Gazeteci Kadri Gürsel, Türkiye'deki ifade ve basın özgürlüğü üzerine çarpıcı değerlendirmelerde bulundu. "2024 itibarıyla cezaevlerinde kaç gazeteci var?" sorusunu gündeme getiren Gürsel, 2023 yılında 43 gazetecinin cezaevine girdiğini ve tekrar özgürlüğüne kavuştuğunu belirtti.

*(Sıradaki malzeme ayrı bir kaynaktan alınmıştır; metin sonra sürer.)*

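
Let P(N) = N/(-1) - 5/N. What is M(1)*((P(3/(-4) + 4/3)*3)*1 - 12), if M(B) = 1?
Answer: -1105/28 ≈ -39.464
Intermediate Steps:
P(N) = -N - 5/N (P(N) = N*(-1) - 5/N = -N - 5/N)
M(1)*((P(3/(-4) + 4/3)*3)*1 - 12) = 1*(((-(3/(-4) + 4/3) - 5/(3/(-4) + 4/3))*3)*1 - 12) = 1*(((-(3*(-1/4) + 4*(1/3)) - 5/(3*(-1/4) + 4*(1/3)))*3)*1 - 12) = 1*(((-(-3/4 + 4/3) - 5/(-3/4 + 4/3))*3)*1 - 12) = 1*(((-1*7/12 - 5/7/12)*3)*1 - 12) = 1*(((-7/12 - 5*12/7)*3)*1 - 12) = 1*(((-7/12 - 60/7)*3)*1 - 12) = 1*(-769/84*3*1 - 12) = 1*(-769/28*1 - 12) = 1*(-769/28 - 12) = 1*(-1105/28) = -1105/28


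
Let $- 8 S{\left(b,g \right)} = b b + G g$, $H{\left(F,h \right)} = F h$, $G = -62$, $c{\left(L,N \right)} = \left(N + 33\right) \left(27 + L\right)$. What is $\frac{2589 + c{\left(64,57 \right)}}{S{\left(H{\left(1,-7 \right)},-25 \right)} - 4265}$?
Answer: $- \frac{86232}{35719} \approx -2.4142$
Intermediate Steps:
$c{\left(L,N \right)} = \left(27 + L\right) \left(33 + N\right)$ ($c{\left(L,N \right)} = \left(33 + N\right) \left(27 + L\right) = \left(27 + L\right) \left(33 + N\right)$)
$S{\left(b,g \right)} = - \frac{b^{2}}{8} + \frac{31 g}{4}$ ($S{\left(b,g \right)} = - \frac{b b - 62 g}{8} = - \frac{b^{2} - 62 g}{8} = - \frac{b^{2}}{8} + \frac{31 g}{4}$)
$\frac{2589 + c{\left(64,57 \right)}}{S{\left(H{\left(1,-7 \right)},-25 \right)} - 4265} = \frac{2589 + \left(891 + 27 \cdot 57 + 33 \cdot 64 + 64 \cdot 57\right)}{\left(- \frac{\left(1 \left(-7\right)\right)^{2}}{8} + \frac{31}{4} \left(-25\right)\right) - 4265} = \frac{2589 + \left(891 + 1539 + 2112 + 3648\right)}{\left(- \frac{\left(-7\right)^{2}}{8} - \frac{775}{4}\right) - 4265} = \frac{2589 + 8190}{\left(\left(- \frac{1}{8}\right) 49 - \frac{775}{4}\right) - 4265} = \frac{10779}{\left(- \frac{49}{8} - \frac{775}{4}\right) - 4265} = \frac{10779}{- \frac{1599}{8} - 4265} = \frac{10779}{- \frac{35719}{8}} = 10779 \left(- \frac{8}{35719}\right) = - \frac{86232}{35719}$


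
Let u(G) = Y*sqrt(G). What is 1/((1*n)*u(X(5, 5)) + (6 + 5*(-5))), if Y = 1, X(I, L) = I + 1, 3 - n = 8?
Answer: -19/211 + 5*sqrt(6)/211 ≈ -0.032003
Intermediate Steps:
n = -5 (n = 3 - 1*8 = 3 - 8 = -5)
X(I, L) = 1 + I
u(G) = sqrt(G) (u(G) = 1*sqrt(G) = sqrt(G))
1/((1*n)*u(X(5, 5)) + (6 + 5*(-5))) = 1/((1*(-5))*sqrt(1 + 5) + (6 + 5*(-5))) = 1/(-5*sqrt(6) + (6 - 25)) = 1/(-5*sqrt(6) - 19) = 1/(-19 - 5*sqrt(6))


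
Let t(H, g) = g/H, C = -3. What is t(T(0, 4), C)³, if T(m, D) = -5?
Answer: 27/125 ≈ 0.21600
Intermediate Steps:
t(T(0, 4), C)³ = (-3/(-5))³ = (-3*(-⅕))³ = (⅗)³ = 27/125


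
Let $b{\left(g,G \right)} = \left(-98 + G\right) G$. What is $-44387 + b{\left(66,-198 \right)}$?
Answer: $14221$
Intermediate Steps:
$b{\left(g,G \right)} = G \left(-98 + G\right)$
$-44387 + b{\left(66,-198 \right)} = -44387 - 198 \left(-98 - 198\right) = -44387 - -58608 = -44387 + 58608 = 14221$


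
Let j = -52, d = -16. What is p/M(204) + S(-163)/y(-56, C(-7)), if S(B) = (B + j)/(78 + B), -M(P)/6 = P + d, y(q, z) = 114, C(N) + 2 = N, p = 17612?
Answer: -710074/45543 ≈ -15.591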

Ancak, cezaevindeki gazeteci sorununu 10-15 yıldır süregelen bir tartışma olarak tanımladı. "Bu mesele, toplumun hafızasında derin izler bıraktı" dedi.
HAPİSTEKİ GAZETECİ SAYISI AZALDI
2017 yılındaki darbe girişimi sonrası cezaevine giren gazeteci sayısının 100'ü geçtiğine dikkat çeken Gürsel, günümüzdeki sayının "elin parmağını geçmeyecek kadar azaldığını" ifade etti. "Bu, Türkiye'deki işlerin iyiye gittiğini gösteriyor" şeklinde yorumladı.
Gürsel, 2017'deki medya ortamının, hapisteki gazeteci sayısının fazla olmasına rağmen, medya özgürlüğü açısından bugünden daha iyi olduğunu düşündüğünü dile getirdi.
"2018'de de benzer bir durum yaşandı" diyen Gürsel, "Medya özgürlüğü geriye gittikçe hapisteki gazeteci sayısı da azaldı" vurgusunu yaptı.
"BASIN ÖZGÜRLÜĞÜ TEHLİKEDE"
"Artık iktidar, gazetecileri hapse atmadan da iktidarını sürdürebiliyor" ifadesini kullanan Gürsel, 2008’den bu yana iktidarın medya düzeninin yerleştiğini ve siyasi kültürün içselleştirildiğini belirtti. "Gazeteciler üzerinde kurulan baskılar artık daha farklı bir yöntemle devam ediyor."
Gürsel, "medya tetikçisi" olarak adlandırılan fenomenin hâlâ var olduğunu ancak bu kişilerin artık "muteber yazar" olma iddiasında bulunduklarını kaydetti. "Muhalif gruplar tarafından yandaş medya olarak görülüyorlar" diyen Gürsel, geçmişteki faaliyetlerinin kamuoyunu manipüle etmek için yapıldığını belirtti.
"Türkiye'de medya özgürlüğünü savunanların, yargı bağımsızlığı ve güçler ayrılığı kadar medya-siyaset ilişkileri üzerine de düşünmeleri gerekiyor" diyen Gürsel, geleceğe dair umutlu olmadığını belirtti. "İktidar değişikliği olsa bile mevcut otoriter siyasi kültür, muhalefeti baskı altında tutmaya devam edecektir" dedi.